The goal of the proposal was to increase decentralization of the network. We tracked the validator cumulative share for 8 days prior to the proposal and 8 days after the proposal to compare its effects. To us, meaningful decentralization would mean shifting the benchmark of the 2/3 cumulative share, which is what determines the prevote. Graph #1 displays the cumulative share controlled by the top 5, top 10, top 25, and top 50 validators. While less important than the prevote level, it is useful to more holistically observe decentralization, especially when evaluating lower timeframes such as our 16 day period. The thick black line in the center of the graph is representative of the proposal taking effect.

As is clear, the cumulative share did not change in any significant or noticeable way. However, there were a couple issues with our dataset that deserve recognition. Acheron, ranked 31, was jailed at the beginning of our study and then unjailed on January 5. We removed them from our dataset until January 8 to isolate the effects of the proposal on the dataset we had from before the proposal had passed. We reintroduced Acheron on the last day of data gathering to identify the true current distribution of validator cumulative share. It did not impact the dataset in any noticeable way. GStaking, ranked 41, was jailed on January 6. We continued to include them in the dataset until January 8 as they were active during the pre-proposal data collection period. We removed GStaking from the dataset on January 8 to identify the true current distribution of validator cumulative share. It did not impact the dataset in any noticeable way.
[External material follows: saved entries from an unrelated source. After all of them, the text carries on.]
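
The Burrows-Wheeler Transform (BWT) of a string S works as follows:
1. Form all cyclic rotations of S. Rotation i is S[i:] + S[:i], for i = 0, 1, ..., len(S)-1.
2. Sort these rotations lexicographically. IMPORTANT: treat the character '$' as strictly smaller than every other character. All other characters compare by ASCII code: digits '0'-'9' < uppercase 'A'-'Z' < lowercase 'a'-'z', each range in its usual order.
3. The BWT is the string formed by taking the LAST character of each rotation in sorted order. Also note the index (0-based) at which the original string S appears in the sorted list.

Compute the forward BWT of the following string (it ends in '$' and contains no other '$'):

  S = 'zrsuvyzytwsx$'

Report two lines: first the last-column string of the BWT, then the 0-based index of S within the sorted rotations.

Answer: xzrwysutszv$y
11

Derivation:
All 13 rotations (rotation i = S[i:]+S[:i]):
  rot[0] = zrsuvyzytwsx$
  rot[1] = rsuvyzytwsx$z
  rot[2] = suvyzytwsx$zr
  rot[3] = uvyzytwsx$zrs
  rot[4] = vyzytwsx$zrsu
  rot[5] = yzytwsx$zrsuv
  rot[6] = zytwsx$zrsuvy
  rot[7] = ytwsx$zrsuvyz
  rot[8] = twsx$zrsuvyzy
  rot[9] = wsx$zrsuvyzyt
  rot[10] = sx$zrsuvyzytw
  rot[11] = x$zrsuvyzytws
  rot[12] = $zrsuvyzytwsx
Sorted (with $ < everything):
  sorted[0] = $zrsuvyzytwsx  (last char: 'x')
  sorted[1] = rsuvyzytwsx$z  (last char: 'z')
  sorted[2] = suvyzytwsx$zr  (last char: 'r')
  sorted[3] = sx$zrsuvyzytw  (last char: 'w')
  sorted[4] = twsx$zrsuvyzy  (last char: 'y')
  sorted[5] = uvyzytwsx$zrs  (last char: 's')
  sorted[6] = vyzytwsx$zrsu  (last char: 'u')
  sorted[7] = wsx$zrsuvyzyt  (last char: 't')
  sorted[8] = x$zrsuvyzytws  (last char: 's')
  sorted[9] = ytwsx$zrsuvyz  (last char: 'z')
  sorted[10] = yzytwsx$zrsuv  (last char: 'v')
  sorted[11] = zrsuvyzytwsx$  (last char: '$')
  sorted[12] = zytwsx$zrsuvy  (last char: 'y')
Last column: xzrwysutszv$y
Original string S is at sorted index 11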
Ultimately, Proposal #14 has not proportionally increased network decentralization, as is evidenced by the ultra-mildly strengthening share of the top 10/25 and the stable share of the top 50. It is probable that in the long-run this will contribute to decentralization as opposed to an 85 validator set. However, the question over whether this was the right time to expand the set remains. The negatives to Proposal #14 are that the larger set is less efficient than the smaller set and increasing the set may fracture delegations to smaller validators. The positives are that many new validators entered the Akash ecosystem and can experiment with deploying infrastructure, increasing activity and participation within Akash.